PyTorch extensions for high performance and large scale training.

Other

3.17k stars 277 forks source link

Can exclude some layer parameter not to shard? #1123

Open robotcator opened 1 year ago

robotcator commented 1 year ago

This default_auto_wrap_policy function has parameter exclude_wrap_modules for excluding module types in wrapping. Is that mean that the module's parameter will not shard? how can I check if it works or not? @min-xu-ai

min-xu-ai commented 1 year ago

Thanks for the question and tagging me.

No, the params will still be sharded by the outer FSDP wrapper, just excluded by the auto_wrap algorithm to determine the nested wrapping structure. The actual sharding config is determined by the wrapper's process_group argument. If the process_group contains only a single GPU, then it is not sharded.

To check the wrapping structure, you can simply print() out the model and examine where are the FSDP wrappers inserted.

robotcator commented 1 year ago

@min-xu-ai Thank you for your kind reply. Is that mean the FSDP wrap module will flatten all model parameters and shard on each rank? If so, what's the behavior of the inner module with the FSDP wrapper will be?

For the 'To check the wrapping structure, you can simply print() out the model and examine where are the FSDP wrappers inserted.', is there any API to check the specific shard module parameter, like the FSDP wrapper layer has params to check the size of each rank.

robotcator commented 1 year ago

@min-xu-ai There is another question about the FSDP wrapper in a single GPU, on the save checkpoint stage, there raise a exception. Is there any idea how to handle this error?

 File "/opt/conda/lib/python3.8/site-packages/fairscale/nn/data_parallel/fully_sharded_data_parallel.py", line 2400, in gather_full_optim_state_dict
    state, singleton_state = self._gather_optim_state(sd.pop("state"))
  File "/opt/conda/lib/python3.8/site-packages/fairscale/nn/data_parallel/fully_sharded_data_parallel.py", line 2344, in _gather_optim_state
    desired_buffer_size = non_shared_params[0]._full_param_padded.size()
AttributeError: 'FlatParameter' object has no attribute '_full_param_padded'

min-xu-ai commented 1 year ago

Is that mean the FSDP wrap module will flatten all model parameters and shard on each rank? If so, what's the behavior of the inner module with the FSDP wrapper will be?
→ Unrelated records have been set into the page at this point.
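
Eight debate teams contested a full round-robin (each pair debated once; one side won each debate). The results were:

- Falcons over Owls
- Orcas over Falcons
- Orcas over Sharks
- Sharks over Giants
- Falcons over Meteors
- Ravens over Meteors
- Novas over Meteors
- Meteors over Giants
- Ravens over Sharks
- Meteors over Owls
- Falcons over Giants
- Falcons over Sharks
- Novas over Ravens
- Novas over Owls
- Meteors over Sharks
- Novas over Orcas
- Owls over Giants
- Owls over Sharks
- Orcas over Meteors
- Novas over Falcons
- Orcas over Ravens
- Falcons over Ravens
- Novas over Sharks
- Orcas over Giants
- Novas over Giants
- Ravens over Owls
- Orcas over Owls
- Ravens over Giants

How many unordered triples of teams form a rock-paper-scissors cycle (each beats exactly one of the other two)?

Win totals: Giants 0, Ravens 4, Sharks 1, Novas 7, Orcas 6, Owls 2, Meteors 3, Falcons 5.
A team with w wins dominates both others in C(w,2) triples; summing gives 0 + 6 + 0 + 21 + 15 + 1 + 3 + 10 = 56 transitive triples.
Total triples C(8,3) = 56, so cyclic triples = 56 − 56 = 0.

0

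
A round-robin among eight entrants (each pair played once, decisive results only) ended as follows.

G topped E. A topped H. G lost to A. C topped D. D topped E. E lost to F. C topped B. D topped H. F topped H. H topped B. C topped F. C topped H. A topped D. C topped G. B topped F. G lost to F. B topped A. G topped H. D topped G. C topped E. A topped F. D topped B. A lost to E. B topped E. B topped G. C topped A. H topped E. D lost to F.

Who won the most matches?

Win totals: A 4, B 4, C 7, D 4, E 1, F 4, G 2, H 2.
C leads with 7 wins (next highest: 4).

C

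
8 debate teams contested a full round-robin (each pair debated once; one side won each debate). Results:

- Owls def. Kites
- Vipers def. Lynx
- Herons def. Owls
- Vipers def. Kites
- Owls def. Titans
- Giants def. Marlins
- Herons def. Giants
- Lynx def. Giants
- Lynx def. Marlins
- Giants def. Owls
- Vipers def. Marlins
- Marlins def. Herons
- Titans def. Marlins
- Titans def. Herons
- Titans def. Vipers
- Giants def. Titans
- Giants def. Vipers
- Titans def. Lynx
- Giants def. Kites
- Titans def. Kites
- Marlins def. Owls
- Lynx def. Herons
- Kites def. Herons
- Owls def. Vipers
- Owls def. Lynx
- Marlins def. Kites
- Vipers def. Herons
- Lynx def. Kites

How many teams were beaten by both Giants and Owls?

3

Giants beat: Owls, Titans, Vipers, Kites, Marlins.
Owls beat: Titans, Vipers, Kites, Lynx.
Both beat: Titans, Vipers, Kites — 3.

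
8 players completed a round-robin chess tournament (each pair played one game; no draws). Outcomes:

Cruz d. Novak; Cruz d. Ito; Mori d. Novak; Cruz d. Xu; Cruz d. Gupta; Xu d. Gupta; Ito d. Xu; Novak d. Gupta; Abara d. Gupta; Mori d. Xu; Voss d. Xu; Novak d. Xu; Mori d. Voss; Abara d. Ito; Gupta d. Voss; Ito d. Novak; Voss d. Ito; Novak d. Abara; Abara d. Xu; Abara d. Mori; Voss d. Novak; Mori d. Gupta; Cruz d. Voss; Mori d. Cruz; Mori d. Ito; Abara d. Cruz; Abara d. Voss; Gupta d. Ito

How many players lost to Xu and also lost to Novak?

1

Xu beat: Gupta.
Novak beat: Xu, Abara, Gupta.
Both beat: Gupta — 1.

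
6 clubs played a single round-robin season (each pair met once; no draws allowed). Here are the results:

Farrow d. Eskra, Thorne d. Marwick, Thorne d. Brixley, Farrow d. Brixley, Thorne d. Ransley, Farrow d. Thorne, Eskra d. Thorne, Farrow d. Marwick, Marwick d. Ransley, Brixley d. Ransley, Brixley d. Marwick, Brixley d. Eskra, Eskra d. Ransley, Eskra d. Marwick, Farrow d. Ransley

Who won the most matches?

Win totals: Ransley 0, Thorne 3, Farrow 5, Eskra 3, Brixley 3, Marwick 1.
Farrow leads with 5 wins (next highest: 3).

Farrow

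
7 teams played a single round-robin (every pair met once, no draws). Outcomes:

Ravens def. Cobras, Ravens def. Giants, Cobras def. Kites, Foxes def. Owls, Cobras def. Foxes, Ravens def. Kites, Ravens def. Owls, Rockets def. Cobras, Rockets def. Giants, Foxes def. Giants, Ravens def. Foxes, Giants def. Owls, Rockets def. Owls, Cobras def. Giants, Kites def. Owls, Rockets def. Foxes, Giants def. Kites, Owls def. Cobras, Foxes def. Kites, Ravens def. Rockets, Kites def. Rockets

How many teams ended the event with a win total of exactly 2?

Win totals: Owls 1, Ravens 6, Kites 2, Cobras 3, Foxes 3, Rockets 4, Giants 2.
Exactly 2: Kites, Giants — 2 teams.

2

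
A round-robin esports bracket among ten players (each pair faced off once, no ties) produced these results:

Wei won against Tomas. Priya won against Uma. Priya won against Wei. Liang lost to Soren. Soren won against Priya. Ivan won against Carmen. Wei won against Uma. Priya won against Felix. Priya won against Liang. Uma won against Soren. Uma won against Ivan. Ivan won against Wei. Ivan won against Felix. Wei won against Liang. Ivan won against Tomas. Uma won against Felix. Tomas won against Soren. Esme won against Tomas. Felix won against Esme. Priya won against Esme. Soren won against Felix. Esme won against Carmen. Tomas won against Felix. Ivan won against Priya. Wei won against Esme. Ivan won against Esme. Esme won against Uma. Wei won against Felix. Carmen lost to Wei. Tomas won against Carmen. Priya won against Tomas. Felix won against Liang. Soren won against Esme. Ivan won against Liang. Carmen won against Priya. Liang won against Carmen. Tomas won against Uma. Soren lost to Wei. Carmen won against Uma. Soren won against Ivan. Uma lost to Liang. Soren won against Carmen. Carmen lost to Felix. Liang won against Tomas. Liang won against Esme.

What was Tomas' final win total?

4

Tomas' results: beat Carmen, Uma, Soren, Felix; lost to Esme, Ivan, Priya, Liang, Wei.
That is 4 wins.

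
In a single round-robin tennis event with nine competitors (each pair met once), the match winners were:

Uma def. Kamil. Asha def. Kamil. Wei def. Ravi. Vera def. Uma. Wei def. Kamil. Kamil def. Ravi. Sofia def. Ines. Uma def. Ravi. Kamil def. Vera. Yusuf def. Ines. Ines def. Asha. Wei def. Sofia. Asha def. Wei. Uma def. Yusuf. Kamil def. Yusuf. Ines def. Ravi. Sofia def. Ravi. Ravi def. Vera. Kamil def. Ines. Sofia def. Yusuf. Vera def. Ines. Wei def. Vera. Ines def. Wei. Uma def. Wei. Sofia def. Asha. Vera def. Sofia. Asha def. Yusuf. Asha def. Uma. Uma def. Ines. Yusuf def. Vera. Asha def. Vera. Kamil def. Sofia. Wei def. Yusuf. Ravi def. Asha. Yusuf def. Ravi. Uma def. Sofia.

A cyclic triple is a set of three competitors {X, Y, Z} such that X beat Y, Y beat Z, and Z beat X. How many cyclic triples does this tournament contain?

23

Win totals: Yusuf 3, Kamil 5, Vera 3, Asha 5, Ines 3, Sofia 4, Wei 5, Ravi 2, Uma 6.
A competitor with w wins dominates both others in C(w,2) triples; summing gives 3 + 10 + 3 + 10 + 3 + 6 + 10 + 1 + 15 = 61 transitive triples.
Total triples C(9,3) = 84, so cyclic triples = 84 − 61 = 23.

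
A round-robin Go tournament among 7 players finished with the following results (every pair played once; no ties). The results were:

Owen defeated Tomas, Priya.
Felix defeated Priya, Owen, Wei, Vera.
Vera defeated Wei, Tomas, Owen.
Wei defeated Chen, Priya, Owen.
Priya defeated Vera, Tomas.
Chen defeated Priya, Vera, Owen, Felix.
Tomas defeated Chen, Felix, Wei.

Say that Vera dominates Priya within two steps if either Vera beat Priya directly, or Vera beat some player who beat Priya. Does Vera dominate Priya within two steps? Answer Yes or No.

Vera did not beat Priya directly.
Vera beat Tomas, Owen, Wei. Of those, Owen beat Priya.

Yes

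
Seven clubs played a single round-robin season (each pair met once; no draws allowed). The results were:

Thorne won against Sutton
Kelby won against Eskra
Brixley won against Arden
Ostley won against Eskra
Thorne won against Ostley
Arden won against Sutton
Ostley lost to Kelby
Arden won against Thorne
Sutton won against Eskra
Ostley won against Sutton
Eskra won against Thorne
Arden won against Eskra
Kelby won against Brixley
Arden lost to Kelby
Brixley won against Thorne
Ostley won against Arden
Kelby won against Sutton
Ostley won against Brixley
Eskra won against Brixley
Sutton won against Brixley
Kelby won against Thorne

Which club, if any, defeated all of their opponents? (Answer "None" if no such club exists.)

Kelby has 6 wins out of 6 opponents — a perfect record.

Kelby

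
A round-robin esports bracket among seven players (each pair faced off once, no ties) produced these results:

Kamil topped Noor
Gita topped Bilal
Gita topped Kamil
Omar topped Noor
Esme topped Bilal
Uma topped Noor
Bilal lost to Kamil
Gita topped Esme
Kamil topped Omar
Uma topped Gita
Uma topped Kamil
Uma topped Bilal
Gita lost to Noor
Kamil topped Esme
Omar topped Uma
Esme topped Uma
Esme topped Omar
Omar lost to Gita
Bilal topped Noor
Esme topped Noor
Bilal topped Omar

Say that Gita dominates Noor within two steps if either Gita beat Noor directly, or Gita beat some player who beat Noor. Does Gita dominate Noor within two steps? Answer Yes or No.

Gita did not beat Noor directly.
Gita beat Kamil, Omar, Esme, Bilal. Of those, Kamil beat Noor.

Yes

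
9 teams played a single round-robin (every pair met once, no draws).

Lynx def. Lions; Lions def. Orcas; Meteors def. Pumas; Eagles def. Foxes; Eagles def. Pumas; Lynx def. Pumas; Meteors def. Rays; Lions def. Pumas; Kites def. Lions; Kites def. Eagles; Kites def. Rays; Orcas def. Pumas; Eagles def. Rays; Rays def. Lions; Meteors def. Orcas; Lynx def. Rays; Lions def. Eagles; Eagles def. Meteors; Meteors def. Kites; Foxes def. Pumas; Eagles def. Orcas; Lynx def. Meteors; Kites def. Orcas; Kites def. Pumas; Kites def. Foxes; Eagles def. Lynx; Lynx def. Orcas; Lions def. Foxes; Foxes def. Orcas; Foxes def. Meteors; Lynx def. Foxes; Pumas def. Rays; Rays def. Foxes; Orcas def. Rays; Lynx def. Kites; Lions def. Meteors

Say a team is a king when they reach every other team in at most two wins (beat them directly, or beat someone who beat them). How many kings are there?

Rays cannot reach Kites, Lynx in two steps.
Pumas cannot reach Kites, Orcas, Lynx, Eagles, Meteors in two steps.
Kites reaches everyone (king).
Lions reaches everyone (king).
Orcas cannot reach Kites, Lynx, Eagles, Meteors in two steps.
Lynx reaches everyone (king).
Eagles reaches everyone (king).
Meteors cannot reach Lynx in two steps.
Foxes cannot reach Lions, Lynx, Eagles in two steps.
Kings: Kites, Lions, Lynx, Eagles — 4.

4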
Both inner and outer wrappers do the same sharding based on the process group it is given. They just own different setup of params based on which param is wrapped by which wrapper. Flatten or not it a separate argument to the wrappers.

is there any API to check the specific shard module parameter

I don't think there is any API for this, but you can inspect them directly as long as you can access the wrapper object.

Is there any idea how to handle this error?

No idea. This might be a corner case bug. maybe you can try pytorch's version of FSDP. See if that one work better for you or not.

robotcator commented 1 year ago

Is that mean the FSDP wrap module will flatten all model parameters and shard on each rank? If so, what's the behavior of the inner module with the FSDP wrapper will be?

Both inner and outer wrappers do the same sharding based on the process group it is given. They just own different setup of params based on which param is wrapped by which wrapper. Flatten or not it a separate argument to the wrappers.

is there any API to check the specific shard module parameter

I don't think there is any API for this, but you can inspect them directly as long as you can access the wrapper object.

Is there any idea how to handle this error?

No idea. This might be a corner case bug. maybe you can try pytorch's version of FSDP. See if that one work better for you or not.

Thank you for your kind reply, I got it.